IIIEm um texto intitulado Teoria freudiana e o padrão da propaganda fascista5, que discute não apenas a propaganda fascista em si, mas também os elementos que fomentam e definem os meios de propagação do fascismo, os filósofos alemães Theodor Adorno e Max Horkheimer usam de teorias psicanalíticas de Freud para compreender a chamada psicologia de massas como base estrutural do autoritarismo. Segundo eles, o propósito universal entre os agitadores fascistas é “instigar o que, desde o livro famoso de Gustave Le Bon, é comumente conhecido como psicologia das massas.” (Adorno/Horkheimer: 2007). Deste modo, procuram com o auxílio da psicanálise desvendar elementos sistemáticos e “rigidamente estabelecidos” que formam um limitado, porém eficiente, estoque de dispositivos empregados na propaganda fascista. É perceptível, logo no princípio do texto, que a ênfase do estudo não está apenas nos dispositivos propriamente ditos, mas nas condições que tornam eficientes estes limitados dispositivos, ultrapassando assim as teorias do próprio Freud.
Em Os Demônios, devemos destacar que, apesar da facilidade com que Piotr circula e influencia a sociedade de seu tempo e, embora seja um homem esperto, de raciocínio rápido e hábil no trato com a palavra, não é o ideal ou o projeto político anunciados por ele que o tornam o engenhoso e tirânico líder de sua facção. Ao contrário, ele chega até a refutar qualquer teoria que possa sistematizar o objetivo concreto da organização, da qual se intitula apenas mais um dirigente. Assim, em reunião com os seus, para pôr fim às discussão que se alastravam entre o grupo, ele propõe, por exemplo, que ele deveriam abandonar “o caminho lento da escrita de romances sociais e da pré-solução burocrática dos destinos humanos, no papel, com mil anos de antecedência” ( Dostoiévski, 2004: 397) e adotar a “ação urgente, qualquer que seja, mas que finalmente desatará as nossas mãos e deixará que a sociedade humana construa ela mesma, com ampla liberdade sua organização social” (Dostoiévski, 2004: 397). Pois, segundo sua dramatizada caracterização da realidade, a Rússia estaria de fato doente e requereria uma intervenção cirúrgica rápida, sem prévia teorização.
Freud, para compreender justamente este tipo de organização, propõe-se a analisar a formação das massas6. Segundo ele, o vínculo entre o grupo e seu líder não se dá apenas no plano dos ideais, da persuasão ou, como o próprio Le Bon queria, por meio da sugestão; de maneira que, a idéia de um instinto social ou de rebanho, que estaria por trás da formação das massas, deve ser visto não como causa, mas como o efeito de um fenômeno que envolve causas psicológicas mais profundas. Contudo, “se os indivíduos no grupo estão combinados em uma unidade, deve haver, seguramente, algo para uni-los, e este vínculo poderia ser precisamente o que é característico de um grupo.” (Adorno/Horkheimer, 2007). Enfim, a questão é: qual o vínculo que une as massas em torno de uma autoridade comum e faz o indivíduo abdicar de si mesmo, isto é, de sua autonomia, e, assim procedendo, obedecer aos desígnios de um líder autoritário?

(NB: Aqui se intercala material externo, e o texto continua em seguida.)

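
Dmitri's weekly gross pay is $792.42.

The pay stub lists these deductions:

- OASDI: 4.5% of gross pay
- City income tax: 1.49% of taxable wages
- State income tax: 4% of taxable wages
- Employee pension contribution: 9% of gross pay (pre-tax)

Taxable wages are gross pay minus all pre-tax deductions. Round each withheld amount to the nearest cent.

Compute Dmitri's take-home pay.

Employee pension contribution: $792.42 × 0.09 = $71.32
Taxable wages = $792.42 − $71.32 = $721.10
City income tax: $721.10 × 0.0149 = $10.74
State income tax: $721.10 × 0.04 = $28.84
OASDI: $792.42 × 0.045 = $35.66
Total deductions = $71.32 + $10.74 + $28.84 + $35.66 = $146.56
Net pay = $792.42 − $146.56 = $645.86

$645.86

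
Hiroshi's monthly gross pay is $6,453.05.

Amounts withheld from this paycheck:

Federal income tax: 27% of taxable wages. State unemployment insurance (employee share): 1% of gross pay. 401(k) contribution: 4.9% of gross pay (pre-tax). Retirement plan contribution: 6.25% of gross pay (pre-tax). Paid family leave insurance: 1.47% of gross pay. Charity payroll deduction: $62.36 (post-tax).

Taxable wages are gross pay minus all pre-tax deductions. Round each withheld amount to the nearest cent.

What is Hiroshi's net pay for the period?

$3,963.73

401(k) contribution: $6,453.05 × 0.049 = $316.20
Retirement plan contribution: $6,453.05 × 0.0625 = $403.32
Pre-tax total = $316.20 + $403.32 = $719.52
Taxable wages = $6,453.05 − $719.52 = $5,733.53
Federal income tax: $5,733.53 × 0.27 = $1,548.05
Paid family leave insurance: $6,453.05 × 0.0147 = $94.86
State unemployment insurance (employee share): $6,453.05 × 0.01 = $64.53
Charity payroll deduction: $62.36
Total deductions = $316.20 + $403.32 + $1,548.05 + $94.86 + $64.53 + $62.36 = $2,489.32
Net pay = $6,453.05 − $2,489.32 = $3,963.73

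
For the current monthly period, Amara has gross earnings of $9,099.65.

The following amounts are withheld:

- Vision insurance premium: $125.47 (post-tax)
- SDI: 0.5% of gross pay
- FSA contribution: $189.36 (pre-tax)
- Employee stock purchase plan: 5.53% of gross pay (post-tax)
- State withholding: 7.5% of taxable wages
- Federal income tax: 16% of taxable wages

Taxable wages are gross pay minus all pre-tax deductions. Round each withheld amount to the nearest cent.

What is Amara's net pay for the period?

$6,142.19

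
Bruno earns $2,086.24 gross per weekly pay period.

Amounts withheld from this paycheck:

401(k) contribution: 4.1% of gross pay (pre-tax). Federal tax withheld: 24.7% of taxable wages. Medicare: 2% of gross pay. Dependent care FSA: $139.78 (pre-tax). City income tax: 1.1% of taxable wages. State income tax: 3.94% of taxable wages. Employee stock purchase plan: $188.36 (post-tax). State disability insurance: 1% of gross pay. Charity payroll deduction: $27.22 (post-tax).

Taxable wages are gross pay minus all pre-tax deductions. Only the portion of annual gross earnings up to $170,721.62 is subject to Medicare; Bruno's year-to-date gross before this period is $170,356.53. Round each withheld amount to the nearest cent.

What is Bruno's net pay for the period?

$1,063.74

401(k) contribution: $2,086.24 × 0.041 = $85.54
Dependent care FSA: $139.78
Pre-tax total = $85.54 + $139.78 = $225.32
Taxable wages = $2,086.24 − $225.32 = $1,860.92
State income tax: $1,860.92 × 0.0394 = $73.32
City income tax: $1,860.92 × 0.011 = $20.47
Federal tax withheld: $1,860.92 × 0.247 = $459.65
State disability insurance: $2,086.24 × 0.01 = $20.86
Medicare: only $170,721.62 − $170,356.53 = $365.09 of this check is subject → $365.09 × 0.02 = $7.30
Charity payroll deduction: $27.22
Employee stock purchase plan: $188.36
Total deductions = $85.54 + $139.78 + $73.32 + $20.47 + $459.65 + $20.86 + $7.30 + $27.22 + $188.36 = $1,022.50
Net pay = $2,086.24 − $1,022.50 = $1,063.74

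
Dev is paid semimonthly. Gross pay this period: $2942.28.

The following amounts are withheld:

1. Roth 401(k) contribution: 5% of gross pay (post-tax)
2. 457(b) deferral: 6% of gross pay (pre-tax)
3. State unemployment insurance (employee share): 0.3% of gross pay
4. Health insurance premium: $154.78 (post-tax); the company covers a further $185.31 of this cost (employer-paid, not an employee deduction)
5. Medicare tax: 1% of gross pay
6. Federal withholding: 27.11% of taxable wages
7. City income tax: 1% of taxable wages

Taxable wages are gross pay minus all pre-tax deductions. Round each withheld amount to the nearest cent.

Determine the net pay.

457(b) deferral: $2942.28 × 0.06 = $176.54
Taxable wages = $2942.28 − $176.54 = $2765.74
City income tax: $2765.74 × 0.01 = $27.66
Federal withholding: $2765.74 × 0.2711 = $749.79
State unemployment insurance (employee share): $2942.28 × 0.003 = $8.83
Medicare tax: $2942.28 × 0.01 = $29.42
Roth 401(k) contribution: $2942.28 × 0.05 = $147.11
Health insurance premium: $154.78
(Employer's $185.31 toward health insurance premium is not withheld from the employee.)
Total deductions = $176.54 + $27.66 + $749.79 + $8.83 + $29.42 + $147.11 + $154.78 = $1294.13
Net pay = $2942.28 − $1294.13 = $1648.15

$1648.15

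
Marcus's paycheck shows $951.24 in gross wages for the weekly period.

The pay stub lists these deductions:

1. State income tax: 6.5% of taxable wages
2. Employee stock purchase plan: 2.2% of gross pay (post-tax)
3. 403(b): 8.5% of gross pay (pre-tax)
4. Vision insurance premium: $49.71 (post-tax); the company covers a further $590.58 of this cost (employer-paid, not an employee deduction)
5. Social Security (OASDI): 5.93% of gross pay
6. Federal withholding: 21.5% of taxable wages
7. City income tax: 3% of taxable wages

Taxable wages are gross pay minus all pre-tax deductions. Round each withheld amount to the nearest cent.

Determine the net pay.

403(b): $951.24 × 0.085 = $80.86
Taxable wages = $951.24 − $80.86 = $870.38
State income tax: $870.38 × 0.065 = $56.57
City income tax: $870.38 × 0.03 = $26.11
Federal withholding: $870.38 × 0.215 = $187.13
Social Security (OASDI): $951.24 × 0.0593 = $56.41
Employee stock purchase plan: $951.24 × 0.022 = $20.93
Vision insurance premium: $49.71
(Employer's $590.58 toward vision insurance premium is not withheld from the employee.)
Total deductions = $80.86 + $56.57 + $26.11 + $187.13 + $56.41 + $20.93 + $49.71 = $477.72
Net pay = $951.24 − $477.72 = $473.52

$473.52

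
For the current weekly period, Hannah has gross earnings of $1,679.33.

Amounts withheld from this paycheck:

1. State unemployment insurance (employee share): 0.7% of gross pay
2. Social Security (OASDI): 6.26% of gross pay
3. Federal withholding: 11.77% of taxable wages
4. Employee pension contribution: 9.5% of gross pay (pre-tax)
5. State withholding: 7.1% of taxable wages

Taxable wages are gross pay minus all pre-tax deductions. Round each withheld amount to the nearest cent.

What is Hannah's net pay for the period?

Employee pension contribution: $1,679.33 × 0.095 = $159.54
Taxable wages = $1,679.33 − $159.54 = $1,519.79
Federal withholding: $1,519.79 × 0.1177 = $178.88
State withholding: $1,519.79 × 0.071 = $107.91
Social Security (OASDI): $1,679.33 × 0.0626 = $105.13
State unemployment insurance (employee share): $1,679.33 × 0.007 = $11.76
Total deductions = $159.54 + $178.88 + $107.91 + $105.13 + $11.76 = $563.22
Net pay = $1,679.33 − $563.22 = $1,116.11

$1,116.11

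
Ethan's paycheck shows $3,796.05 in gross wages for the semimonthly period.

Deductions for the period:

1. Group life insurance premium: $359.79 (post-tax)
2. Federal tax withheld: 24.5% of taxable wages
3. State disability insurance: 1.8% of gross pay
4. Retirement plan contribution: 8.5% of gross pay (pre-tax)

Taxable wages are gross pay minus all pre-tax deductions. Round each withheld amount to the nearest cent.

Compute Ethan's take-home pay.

Retirement plan contribution: $3,796.05 × 0.085 = $322.66
Taxable wages = $3,796.05 − $322.66 = $3,473.39
Federal tax withheld: $3,473.39 × 0.245 = $850.98
State disability insurance: $3,796.05 × 0.018 = $68.33
Group life insurance premium: $359.79
Total deductions = $322.66 + $850.98 + $68.33 + $359.79 = $1,601.76
Net pay = $3,796.05 − $1,601.76 = $2,194.29

$2,194.29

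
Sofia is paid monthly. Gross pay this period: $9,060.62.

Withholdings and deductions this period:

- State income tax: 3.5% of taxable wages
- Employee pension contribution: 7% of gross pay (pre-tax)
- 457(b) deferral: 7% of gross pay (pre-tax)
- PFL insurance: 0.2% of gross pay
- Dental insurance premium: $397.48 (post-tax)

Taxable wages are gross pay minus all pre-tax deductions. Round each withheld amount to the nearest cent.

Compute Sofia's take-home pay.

$7,103.82

457(b) deferral: $9,060.62 × 0.07 = $634.24
Employee pension contribution: $9,060.62 × 0.07 = $634.24
Pre-tax total = $634.24 + $634.24 = $1,268.48
Taxable wages = $9,060.62 − $1,268.48 = $7,792.14
State income tax: $7,792.14 × 0.035 = $272.72
PFL insurance: $9,060.62 × 0.002 = $18.12
Dental insurance premium: $397.48
Total deductions = $634.24 + $634.24 + $272.72 + $18.12 + $397.48 = $1,956.80
Net pay = $9,060.62 − $1,956.80 = $7,103.82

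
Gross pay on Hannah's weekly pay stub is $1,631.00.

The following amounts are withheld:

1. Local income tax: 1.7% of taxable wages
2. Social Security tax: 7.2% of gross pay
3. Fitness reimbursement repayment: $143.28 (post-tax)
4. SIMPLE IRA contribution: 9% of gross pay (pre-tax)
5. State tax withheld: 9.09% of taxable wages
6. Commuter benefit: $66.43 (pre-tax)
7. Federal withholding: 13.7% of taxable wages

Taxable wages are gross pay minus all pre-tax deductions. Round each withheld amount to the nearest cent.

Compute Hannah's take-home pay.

$809.85

Commuter benefit: $66.43
SIMPLE IRA contribution: $1,631.00 × 0.09 = $146.79
Pre-tax total = $66.43 + $146.79 = $213.22
Taxable wages = $1,631.00 − $213.22 = $1,417.78
Federal withholding: $1,417.78 × 0.137 = $194.24
State tax withheld: $1,417.78 × 0.0909 = $128.88
Local income tax: $1,417.78 × 0.017 = $24.10
Social Security tax: $1,631.00 × 0.072 = $117.43
Fitness reimbursement repayment: $143.28
Total deductions = $66.43 + $146.79 + $194.24 + $128.88 + $24.10 + $117.43 + $143.28 = $821.15
Net pay = $1,631.00 − $821.15 = $809.85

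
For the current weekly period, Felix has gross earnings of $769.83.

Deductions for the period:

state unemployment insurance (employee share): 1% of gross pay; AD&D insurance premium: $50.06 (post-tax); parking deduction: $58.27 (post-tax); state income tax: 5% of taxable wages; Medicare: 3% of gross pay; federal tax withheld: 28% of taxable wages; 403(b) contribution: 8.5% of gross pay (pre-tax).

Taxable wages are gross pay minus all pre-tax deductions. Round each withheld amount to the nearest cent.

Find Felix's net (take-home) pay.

403(b) contribution: $769.83 × 0.085 = $65.44
Taxable wages = $769.83 − $65.44 = $704.39
Federal tax withheld: $704.39 × 0.28 = $197.23
State income tax: $704.39 × 0.05 = $35.22
State unemployment insurance (employee share): $769.83 × 0.01 = $7.70
Medicare: $769.83 × 0.03 = $23.09
Parking deduction: $58.27
AD&D insurance premium: $50.06
Total deductions = $65.44 + $197.23 + $35.22 + $7.70 + $23.09 + $58.27 + $50.06 = $437.01
Net pay = $769.83 − $437.01 = $332.82

$332.82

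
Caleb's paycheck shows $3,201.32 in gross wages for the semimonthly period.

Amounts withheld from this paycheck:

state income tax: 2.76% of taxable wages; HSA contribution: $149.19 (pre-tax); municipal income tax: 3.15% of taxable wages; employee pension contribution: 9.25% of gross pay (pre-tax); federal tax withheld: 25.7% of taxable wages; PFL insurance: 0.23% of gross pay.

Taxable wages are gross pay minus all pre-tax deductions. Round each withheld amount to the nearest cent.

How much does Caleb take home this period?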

Para Freud, a unidade das massas se dá não tanto por vínculos racionais quanto por princípios de prazer, pelas gratificações reais ou fictícias resultantes da total aniquilação do eu em favor do grupo. A auto-renúncia deve resultar em “uma experiência prazerosa para os participantes que se renderem tão ilimitadamente às suas paixões e forem absorvidos no grupo e perderem assim os limites de sua individualidade.” (Freud, apud Adorno/Horkheimer, 2007)
Outra condição básica na formação de grupos autoritários, é que o indivíduo encontre no grupo condições que lhe permitam se livrar das pressões de seus instintos inconscientes, reprimidos pela sociedade. Este indivíduo não é o homem primitivo redescoberto, porém o que é pior, a sua erupção permitida, controlada e canalizada pelo grupo, principalmente nas relações com o líder que, invariavelmente, personifica o próprio grupo. Assim, “como uma rebelião contra a civilização, o fascismo não é simplesmente a recorrência do arcaico, mas sua reprodução na e pela civilização.”(Adorno/Horkheimer: 2007).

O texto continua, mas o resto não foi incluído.